Nicotto Town



「個」と「集団」

しろいやみのはてで
 木村裕一 作
 あべ弘士 絵


「あらしのよるに」シリーズの特別編
6巻で雪山の洞窟で身動きとれなくなった時に、メイガブがそれぞれ以前の事を回想する、という話。


急に対象年齢が上がった、というのが第一印象。
メイとガブの気持ちが、より掘り下げられている。


メイの母親がギロ(ガブのいる群れのリーダー)に殺されていた、という設定は、アニメ版では冒頭から描かれるが、原作版では、この特別編で明らかになる。
この事実を知ったメイは、ギロと同じオオカミであるガブを憎んだが、ガブはガブだ、という気持ちが描かれていたりする。


実際の社会でも「オオカミ」という「集団」(しかも自らの偏見でイメージを作り上げた集団)で相手を見て、「ガブ」という「個」では見ない人がいる。
・・・と言うより、お互い先入観なしで、個人と個人として、相対した時、「悪い人」に会う、というのは、そうそうあるものではない(と思う)

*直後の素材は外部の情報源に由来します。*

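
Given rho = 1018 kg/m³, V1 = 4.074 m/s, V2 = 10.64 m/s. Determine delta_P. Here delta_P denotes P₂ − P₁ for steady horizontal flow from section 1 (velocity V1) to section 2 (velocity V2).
Formula: \Delta P = \frac{1}{2} \rho (V_1^2 - V_2^2)
delta_P = 0.5·1018·(4.074² − 10.64²)/1000 = -49.18 kPa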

相手が個性を持つ「個」だと、あまり強く責められないのに、顔のない「集団」だと、平気で責められるのは、なぜだろう?
「個」に対する攻撃だと、その「圧力」の大きさがよく分かり、自分でもひるんでしまうが、「集団」だと、その「圧力」が分散されるのが何となく感じ取れるからだろうか?
その線引きは、どの辺りにあるのだろう?


ちなみに本書は、この事がメインのテーマではない。
一部のエピソードから、こんな事に考えが至ってしまった、というだけなので、悪しからず。

アバター
2014/07/06 15:14
絵本、アニメの他にマンガ版、小説版もありますね。
中古で、全て揃っているのがあったので、必殺「大人買い」をやってしまいました。

ところで、(今回もですが)自分の本の感想の場合、本の内容から、かなり脱線していくのも少なくないです・・・。

アバター
2014/07/05 22:48
あらしの夜にはアニメでしか見たことはありませんが、中々奥深い作品ですね。
Tuckerさんのブログで掘り下げて考えてらっしゃることに感銘を受けました。
俺は物凄くサラッと見てしまったので…。

集団を攻めやすいのは顔が見えないからに他ならないと思います。
さらに集団が集団を攻めると無責任さに拍車がかかります。自分は安全圏に居られるっていう傲慢さが出てくるんじゃないかと思います。